Hodgkin’s Lymphoma

Hodgkin’s lymphoma (aka Hodgkin’s disease) is a malignancy of cells which, when functioning normally, participate in your body’s immune system. The cells typically circulate and are found in greatest number in your lymph nodes, which are found throughout the body.

Hodgkin’s lymphoma (HL) is bimodal in age distribution, meaning that it affects children and adolescents as well as adults. Individuals with a first-degree relative with HL have a 5-fold increase in eventually getting HL themselves.

The abnormal cells have a distinct look under a microscope, and the hallmark cell is called a Reed-Sternberg cell. It has two large nuclei. Special studies looking at structures on the surface of the tumor cells help differentiate HL with non-Hodgkin’s lymphoma (NHL); in “classic” HL we see CD15 and CD30 positivity.

Patients with HL present in various ways. Most will present with enlarged cervical (neck) nodes, while half will present with lymph nodes in the mediastinum (central chest above heart). Approximately 1/3 will have what are called “B symptoms” which are defined at weight loss of >10% in 6 months, fevers of >38 degrees Celcius, or drenching night sweats.

The various types of “classic” HL are nodular sclerosing (NS), mixed cellularity (MC), lymphocyte predominant (LP), and lymphocyte depleted (LD). Another, less aggressive subtype is called nodular lymphocyte predominant hodgkin’s lymphoma (NLPHL).

Initial workup for HL includes an excisional biopsy, where a large the tumor is actually removed rather than just biopsied by a small needle. This is done to assist in making an accurate diagnosis. Additional studies may include a bone marrow biopsy, extensive bloodwork, CT and PET scans.

Patients are staged using the Ann Arbor staging system, which essentially breaks patients down to “early” or “advanced”. Early stages are those with disease limited to one side of the diaphragm, while advanced have tumors on both sides of the diaphragm or within the bone marrow. In addition, patients will be assessed as to whether or not they have “favorable” factors, which essentially means that they have non-bulky (<10 cm or less than 1/3 intrathoracic diameter) tumor, less than or equal to 3 involved sites, no B-symptoms, and an ESR of less than 50.

Prognosis in general for patients who undergo therapy is excellent, even for more advanced stages. Early favorable tumors have a 95% freedom from failure, while those with multiple risk factors have freedom from failure ranging from 50-70%.

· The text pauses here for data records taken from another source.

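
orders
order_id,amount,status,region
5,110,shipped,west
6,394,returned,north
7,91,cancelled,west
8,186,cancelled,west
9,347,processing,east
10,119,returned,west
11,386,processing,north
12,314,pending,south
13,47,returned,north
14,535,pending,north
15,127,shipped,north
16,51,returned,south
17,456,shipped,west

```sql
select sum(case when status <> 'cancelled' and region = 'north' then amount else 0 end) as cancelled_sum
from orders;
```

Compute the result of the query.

order_id=5: ✗
order_id=6: ✓ → 394
order_id=7: ✗
order_id=8: ✗
order_id=9: ✗
order_id=10: ✗
order_id=11: ✓ → 386
order_id=12: ✗
order_id=13: ✓ → 47
order_id=14: ✓ → 535
order_id=15: ✓ → 127
order_id=16: ✗
order_id=17: ✗
cancelled_sum = 394 + 386 + 47 + 535 + 127 = 1489

1489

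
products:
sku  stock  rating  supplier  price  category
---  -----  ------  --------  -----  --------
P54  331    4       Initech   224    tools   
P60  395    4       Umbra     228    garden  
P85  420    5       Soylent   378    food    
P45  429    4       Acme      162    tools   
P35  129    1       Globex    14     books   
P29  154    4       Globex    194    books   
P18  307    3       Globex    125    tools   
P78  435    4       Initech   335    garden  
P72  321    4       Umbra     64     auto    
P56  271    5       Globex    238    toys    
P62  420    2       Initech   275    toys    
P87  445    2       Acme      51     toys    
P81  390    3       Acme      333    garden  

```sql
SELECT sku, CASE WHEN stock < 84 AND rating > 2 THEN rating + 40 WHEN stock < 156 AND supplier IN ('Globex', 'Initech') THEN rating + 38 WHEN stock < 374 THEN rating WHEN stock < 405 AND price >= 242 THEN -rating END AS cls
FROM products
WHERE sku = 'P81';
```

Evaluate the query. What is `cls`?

-3

sku = P81: stock=390, rating=3, supplier=Acme, price=333, category=garden.
stock < 84 AND rating > 2 → false
stock < 156 AND supplier IN ('Globex', 'Initech') → false
stock < 374 → false
stock < 405 AND price >= 242 → true → -3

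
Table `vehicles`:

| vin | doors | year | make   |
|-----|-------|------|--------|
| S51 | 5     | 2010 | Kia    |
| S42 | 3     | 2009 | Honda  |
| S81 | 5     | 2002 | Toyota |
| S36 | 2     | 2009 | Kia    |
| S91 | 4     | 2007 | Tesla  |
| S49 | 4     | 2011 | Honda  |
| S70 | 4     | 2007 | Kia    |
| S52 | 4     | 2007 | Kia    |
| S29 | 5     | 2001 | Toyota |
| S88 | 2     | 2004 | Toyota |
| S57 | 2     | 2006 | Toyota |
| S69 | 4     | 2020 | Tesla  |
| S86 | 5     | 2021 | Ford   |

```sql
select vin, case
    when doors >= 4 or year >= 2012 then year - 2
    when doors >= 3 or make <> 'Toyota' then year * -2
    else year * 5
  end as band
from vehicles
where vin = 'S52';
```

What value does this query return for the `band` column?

vin = S52: doors=4, year=2007, make=Kia.
doors >= 4 or year >= 2012 → true → 2005

2005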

Treatment generally consists of a combination of chemotherapy and radiation, with 4 cycles of chemo followed by a small field of radiation in patients with stage I disease and an additional couple of cycles of chemo with the same radiation in patients with B symptoms and other unfavorable characteristics. Stage III and IV patients are also treated with chemotherapy up front, but are re-staged after 4 cycles and then go on to receive additional chemotherapy followed by radiation. Tumors that don’t respond to the above approach will need to be evaluated for high dose chemotherapy and stem cell rescue. Those tumors that initially regress but then recur can be treated in a variety of ways depending on how the tumor was treated the first time, but in general it includes some combination of chemotherapy and radiation.

Side effects of the treatment are similar from a chemotherapy standpoint regardless of the site of the tumor, and are best discussed with your medical oncologist. The radiation side effects will depend on the site that it being treated. Unlike chemotherapy, radiation therapy is a local/regional therapy, which means that if your radiation oncologist is treating, say, your chest and axilla, you will not lose facial or scalp hair and will not likely have problems with nausea or diarrhea.

Treatment guidelines have been substantiated by multiple studies both here in the United States and also Europe, primarily in Germany. We therefore have excellent evidence that the treatment protocols discussed above result in excellent oncologic outcomes.

Follow up will usually be done through your medical oncologist every 3 months or so and will include surveillance imaging and bloodwork, along with comprehensive physical exam. Data shows that patients undergoing therapy for HL are at long-term risk for leukemia and solid tumors above the general public baseline. In addition, it is critical for women treated at a young age to start surveillance mammography 5-8 years after completion of radiotherapy to catch any radiation-induced breast cancers at an early stage.